- Developer: IBM
- Written in: PL/DS
- Working state: Discontinued
- Initial release: 1978; 48 years ago
- Latest release: DPPX/370 / 1988; 38 years ago
- Supported platforms: IBM 8100, ES/9370
- Default user interface: Command-line interface
- License: Proprietary

= IBM DPPX =

Distributed Processing Programming Executive is a discontinued operating system introduced by IBM, pre-installed on the IBM 8100 and later ported to the ES/9370.

==Brief history==
- It was first introduced on the IBM 8100 series, which was released in 1978.
- 1987 saw the release of Distributed Processing Programming Executive System Product (DPPX/SP) Release 4.
- In 1986, IBM decided to cease the IBM 8100 architecture to consolidate its hardware and software families.
- In 1988, they released DPPX/370 which ran on the ES/9370 processors (an S/370 model).
- By the end of June 1997, DPPX/370 was officially retired.

==Architecture==

DPPX was written in Programming Language for Distributed Systems (PL/DS), a PL/I-derived systems programming language, similar to the PL/S systems programming language used for MVS and VM. Part of the DPPX/370 development process was developing a PL/DS 2 language, which was based on PL/DS, but with changes necessitated by the changed instruction set. (PL/DS, like PL/S, is a high-level language which encourages significant use of inline assembly.)

DDPX's command-line interface and documentation were described by IBM as consistent and well-organized, with online help and comprehensive set of printed manuals. A DPPX system was designed to be operable without a dedicated on-site operator, running remotely, reflecting the "Distributed" part of its name. This design allowed programs to be written in modern dialects of COBOL, with dialogs developed interactively. Despite this, the IBM 8100 platform that hosted DPPX achieved limited commercial success and drew criticism from contemporary reviewers and users. PC Magazine reportedly described the 8100 as a "boat anchor," and a 1980s trade press report noted dissatisfaction among UK users over data management difficulties.

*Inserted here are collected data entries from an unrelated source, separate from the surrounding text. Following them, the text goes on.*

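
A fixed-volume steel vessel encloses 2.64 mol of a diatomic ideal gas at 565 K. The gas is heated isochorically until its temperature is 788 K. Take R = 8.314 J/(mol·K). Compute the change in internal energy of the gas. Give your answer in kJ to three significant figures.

Constant volume ⇒ W = 0, so Q = ΔU = nCᵥΔT with Cᵥ = 5R/2 = 20.79 J/(mol·K).
ΔU = (2.64)(20.79)(788 − 565) = 12237 J.

ΔU ≈ 12.2 kJ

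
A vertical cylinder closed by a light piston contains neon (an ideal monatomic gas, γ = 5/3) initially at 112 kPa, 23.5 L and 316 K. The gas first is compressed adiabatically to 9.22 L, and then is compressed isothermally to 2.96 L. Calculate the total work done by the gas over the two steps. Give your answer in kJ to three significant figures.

W_total ≈ -9.00 kJ

Step 1 (adiabatic): W = (P₁V₁ − P₂V₂)/(γ−1) = (2632 − 4911)/0.667 = -3419 J.
After step 1: P = 532.7 kPa, V = 9.22 L, T = 589.6 K.
Step 2 (isothermal): W = P₁V₁ ln(V₂/V₁) = (4911) ln(2.96/9.22) = -5580 J.
W_total = -3419 − 5580 = -8999 J.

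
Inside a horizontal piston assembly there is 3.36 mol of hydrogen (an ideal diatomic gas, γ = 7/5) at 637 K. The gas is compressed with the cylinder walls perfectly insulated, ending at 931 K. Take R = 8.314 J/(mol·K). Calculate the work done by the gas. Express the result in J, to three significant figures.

W ≈ -20500 J

Adiabatic ⇒ Q = 0, so W_by = −ΔU = nCᵥ(T₁ − T₂).
Cᵥ = 5R/2 = 20.79 J/(mol·K).
W = (3.36)(20.79)(637 − 931) = -20532 J.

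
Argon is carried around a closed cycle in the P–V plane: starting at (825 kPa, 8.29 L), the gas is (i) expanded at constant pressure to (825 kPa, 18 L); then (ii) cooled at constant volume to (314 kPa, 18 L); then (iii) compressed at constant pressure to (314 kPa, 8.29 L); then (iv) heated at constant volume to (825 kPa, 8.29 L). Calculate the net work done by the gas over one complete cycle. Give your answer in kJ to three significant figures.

W_net ≈ 4.96 kJ

Constant-volume legs do no work.
W(i) = (825)(18 − 8.29) = 8011 J; W(iii) = (314)(8.29 − 18) = -3049 J.
W_net = 8011 − 3049 = 4962 J (the clockwise enclosed area).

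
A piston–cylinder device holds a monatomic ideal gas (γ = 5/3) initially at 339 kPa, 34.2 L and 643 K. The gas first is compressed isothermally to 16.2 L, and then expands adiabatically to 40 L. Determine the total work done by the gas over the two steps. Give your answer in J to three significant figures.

W_total ≈ -792 J

Step 1 (isothermal): W = P₁V₁ ln(V₂/V₁) = (11594) ln(16.2/34.2) = -8663 J.
After step 1: P = 715.7 kPa, V = 16.2 L, T = 643 K.
Step 2 (adiabatic): W = (P₁V₁ − P₂V₂)/(γ−1) = (11594 − 6346)/0.667 = 7871 J.
W_total = -8663 + 7871 = -792 J.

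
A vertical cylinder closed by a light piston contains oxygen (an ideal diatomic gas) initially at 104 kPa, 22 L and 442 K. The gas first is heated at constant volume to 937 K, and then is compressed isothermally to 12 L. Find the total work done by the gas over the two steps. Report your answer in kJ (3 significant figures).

W_total ≈ -2.94 kJ

Step 1 (isochoric): W = 0 (constant volume).
After step 1: P = 220.5 kPa (V unchanged).
Step 2 (isothermal): W = P₁V₁ ln(V₂/V₁) = (4850) ln(12/22) = -2940 J.
W_total = 0 − 2940 = -2940 J.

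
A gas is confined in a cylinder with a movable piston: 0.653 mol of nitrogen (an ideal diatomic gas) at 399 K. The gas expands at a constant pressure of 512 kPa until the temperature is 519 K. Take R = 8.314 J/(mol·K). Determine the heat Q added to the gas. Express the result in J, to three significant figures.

Isobaric: W = nRΔT = (0.653)(8.314)(120) = 651.5 J.
ΔU = nCᵥΔT with Cᵥ = 5R/2: ΔU = (0.653)(20.79)(120) = 1629 J.
Q = ΔU + W = 1629 + 651.5 = 2280 J.

Q ≈ 2280 J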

DPPX had a native DBMS with simple key-lookup architecture, and ability to move forward through a table after starting from a specific key value by issuing a read-forward command. A limitation of the DPPX DBMS was the lack of read-previous capability, which made it difficult, for example, to code page-back functionality for a screen loaded from a DPPX DBMS table. This limitation was mitigated by an enterprising young programmer (K. Riley of Anchorage, Alaska) who suggested at the application layer creating alternate keys for the DPPX tables that needed read-previous functionality. The alternate keys could then be loaded with the binary 1's complement of the primary key, at which point reading forward on the alternate key was equivalent to reading previous on the primary key.

==Software==

In addition to the expected functions of an operating system, DPPX included several functions which allowed for remote administration, such as Distributed Host Command Facility (DHCF), which allowed a Host Command Facility (HCF) user on a mainframe to log on in either full-screen mode or line mode to execute commands as though logged on locally, and Distributed Systems Network (or Node) Executive (DSNX), which allowed a Distributed Systems Executive (DSX) (later NetView/DM) job to manage files.

Separate additional products were also available, including COBOL and Fortran compilers, the Distributed Transaction Management System (DTMS), Command Facilities Extensions (CFE), which provided easy support for full-screen applications, Data Stream Capability (DSC) to allow DPPX users to log on to applications on the mainframe, and Performance Tool (PT).